The first small or medium-sized company to sell often obtains the best
price, a kind of “first seller advantage.”
The Slide
The Slide
begins after the tipping point, after the large players have
moved in. The only reason an acquisition would be made during the Slide
phase is if a large company chose to acquire a medium-sized company in
order to add mass and shore up some of its product offerings. In this
phase the big companies are firming up U.S. operations and possibly
moving into a few foreign markets. The acquisition of an overseas
company is about the only good possibility in this stage. The large
companies have already made their acquisitions and any remaining
smaller players must settle for a smaller piece of pie.
Consolidation
In the
Consolidation phase buyers will make acquisitions primarily to
add customers. The price will not be a high one. Buyers do not need to
acquire technology or engineering teams because they already have their
own teams and technology. Even if a smaller company has truly better
software or technology, the costs of switching are too high to make an
acquisition attractive. A buyer may seek to acquire a company in a new
geographic location. Almost all acquisitions made in the Consolidation
phase are motivated by a desire to add to the customer base.
Mapping the Market
Market maps
are an excellent way to visually represent the state of the
market and the movement of that market. There are three states: the
present state, the movement and the future state. What can we learn
from looking at these diagrams?
[Click
to enlarge]
The
Present
This market
map depicts the present market situation, typically
consisting of a handful of small players. The technology is not cast in
concrete; no standards have been set. There are no big companies
because the market is too new and too small for them. However, there
are a few big companies in adjacent markets who are keeping an eye on
the pace of growth in this new market.
Many CEOs have
a myopic viewpoint, focusing only on their core market.

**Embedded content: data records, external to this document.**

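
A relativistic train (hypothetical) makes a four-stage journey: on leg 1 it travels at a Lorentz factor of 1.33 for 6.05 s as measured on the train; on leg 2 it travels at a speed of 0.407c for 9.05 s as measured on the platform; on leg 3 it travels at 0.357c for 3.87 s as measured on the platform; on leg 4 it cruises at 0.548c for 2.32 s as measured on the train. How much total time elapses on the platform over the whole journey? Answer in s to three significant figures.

Leg 1: γ = 1.33; Δt_1 = 1.330 × 6.05 = 8.046 s.
Leg 2: 9.05 s is already measured on the platform.
Leg 3: 3.87 s is already measured on the platform.
Leg 4: γ = 1/√(1 − 0.548²) = 1/√0.6997 = 1.195; Δt_4 = 1.195 × 2.32 = 2.774 s.
Total: 8.046 + 9.050 + 3.870 + 2.774 s.

Δt = 23.7 s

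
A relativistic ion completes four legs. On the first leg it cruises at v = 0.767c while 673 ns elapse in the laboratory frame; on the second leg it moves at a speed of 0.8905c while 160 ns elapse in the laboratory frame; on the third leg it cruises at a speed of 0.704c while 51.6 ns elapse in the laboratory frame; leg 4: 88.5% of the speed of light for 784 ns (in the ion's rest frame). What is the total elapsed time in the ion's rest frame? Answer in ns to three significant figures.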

Their viewpoint is black and white—a buyer is regarded as either in
their market or not in their market. However, the gray edges of the
market and the adjacent markets can be fertile areas for good acquirers.
Movement
The Market
Movement Map is a dynamic map illustrating the movement of
companies into the market, making acquisitions, as well as companies
moving away from the core. This is where the market begins to morph.

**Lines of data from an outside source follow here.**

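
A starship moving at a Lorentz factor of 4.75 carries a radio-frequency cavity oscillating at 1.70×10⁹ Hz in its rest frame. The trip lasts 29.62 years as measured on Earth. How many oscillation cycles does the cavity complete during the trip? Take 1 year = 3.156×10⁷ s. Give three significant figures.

γ = 4.75
The oscillator's own cycle count is N = f × τ where τ is the proper time on the ship. τ = Δt/γ = 29.62/4.750 = 6.236 years = 1.968×10⁸ s.
N = 1.70×10⁹ × 1.968×10⁸ = 3.346×10¹⁷.

N = 3.35×10¹⁷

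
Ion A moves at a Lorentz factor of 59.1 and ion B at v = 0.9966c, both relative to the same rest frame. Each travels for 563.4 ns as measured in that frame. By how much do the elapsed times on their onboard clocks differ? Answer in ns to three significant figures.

|τ_A − τ_B| = 36.9 ns

A: γ = 59.1; τ_A = 563.4/59.10 = 9.533 ns.
B: γ = 1/√(1 − 0.9966²) = 1/√0.006788 = 12.14; τ_B = 563.4/12.14 = 46.42 ns.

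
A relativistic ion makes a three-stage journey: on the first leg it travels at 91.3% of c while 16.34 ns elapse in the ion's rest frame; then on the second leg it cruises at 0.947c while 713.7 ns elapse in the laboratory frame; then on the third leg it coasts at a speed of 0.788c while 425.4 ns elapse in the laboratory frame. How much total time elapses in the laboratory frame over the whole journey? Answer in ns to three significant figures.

Leg 1: β = 0.913; γ = 1/√(1 − 0.913²) = 1/√0.1664 = 2.451; Δt_1 = 2.451 × 16.34 = 40.05 ns.
Leg 2: 713.7 ns is already measured in the laboratory frame.
Leg 3: 425.4 ns is already measured in the laboratory frame.
Total: 40.05 + 713.7 + 425.4 ns.

Δt = 1180 ns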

Some companies are moving in, some are making acquisitions, and some
are doing both. A big company in an adjacent market is making an
acquisition. A smaller firm is moving toward the edge of the market,
deciding to focus on a particular vertical niche rather than cater to
the market as a whole.
Many companies
do not see this picture very clearly. The management
teams are busy running their companies and have their heads down,
focused on developing technology and selling product. Their focus is
operational, trying to “peddle faster,” rather than thinking about the
broader strategic picture.
[Click
to enlarge]
Medium-sized
companies rarely make acquisitions during this morphing
phase. The likely target companies are their competitors and they may
not particularly like them. They think their own technology is superior
so why would they acquire another company?
Market
bitterness may also play a role. They may have lost sales to a
competitor or heard remarks at a trade show that the competitor was
badmouthing them. These reasons may seem petty but they inhibit a
growing company from seeking an acquisition. So, they choose to grow
only organically. The downside is that a bigger company in an adjacent
market can acquire a small player and very rapidly gain a strong market
position, sometimes eclipsing the medium-sized company that was doing
fairly well in the market originally. The lesson here is—when the
market begins to morph, when the big players begin to move, a
medium-sized firm needs to take action and make an acquisition in order
to grab a bigger piece of the market. A smaller company should seek to
acquire or to be acquired or it will be left to languish.
The Future
The Future
Market Map looks almost exactly the same for most market
sectors. There will be one or two market leaders and one third-place
company. If a fourth or a fifth company exists, it will be small and
will not be particularly profitable.
There are a
few other observations to make from the market maps. Notice
that Company A does not make an acquisition. It grows from $15 million
to $20 million, which is respectable, but now it is a third place
player. Company H and Company B have grown through acquisitions and
have eclipsed Company A. Notice that this market has tripled in size
from $60 million to $180 million in total revenues and is still
growing. What started out as an insignificant market is now a very
respectable market.
[Click to
enlarge]
Recognizing
the Pre-tipping Point
The first
major sign that the pre-tipping point has been reached is
when one of the large companies makes an acquisition in the core market
space. Large is a relative term—it could be a $1 billion revenue
company or it could be a $200 million revenue company. It depends on
the market, the size of the market and the relative size of the
companies in that market.
When a second
large company makes an acquisition in the space, it is
time to get moving. The tipping point is near at hand. The time period
between the first acquisition and the second acquisition could be
short, within six months or maybe a little longer, up to 18 months. But
rarely is the second acquisition any farther down the road than that.
A good example
of the pre-tipping point is the online
advertising industry. Google recently bought Double Click for $3.2
billion. A month later Microsoft acquired aQuantive inc. (which owns
Avenue A and Razorfish) for $6 billion. This deal was disclosed less
than 24 hours after WPP Group's $649 million acquisition of 24/7 Real
Media. In the time span of less than two months the three major players
have made three acquisitions. The tipping point is now at hand.
Another clue
is when a large company develops technology internally in
order to enter a new market space. If this is the case, articles and
news releases will report about the company's move into the market
sector. For example, Microsoft developed its own software for its music
player, Zune.
A large
company may contact you out of the blue about acquiring your
company. Do not dismiss the idea too readily. It may be the right
market time. If a big company has acquired, or is acquiring, one of
your competitors, it may be wise to be proactive and explore a sale to
another large competitor.
Summary
If a company
wants to sell for the optimum price, the best thing it can
do is pay attention to the stage of the market. This goes against the
instincts of may tech people who are overly focused on their own
technology. The stage of the market is the primary driver for realizing
the optimum price for the sale of a company.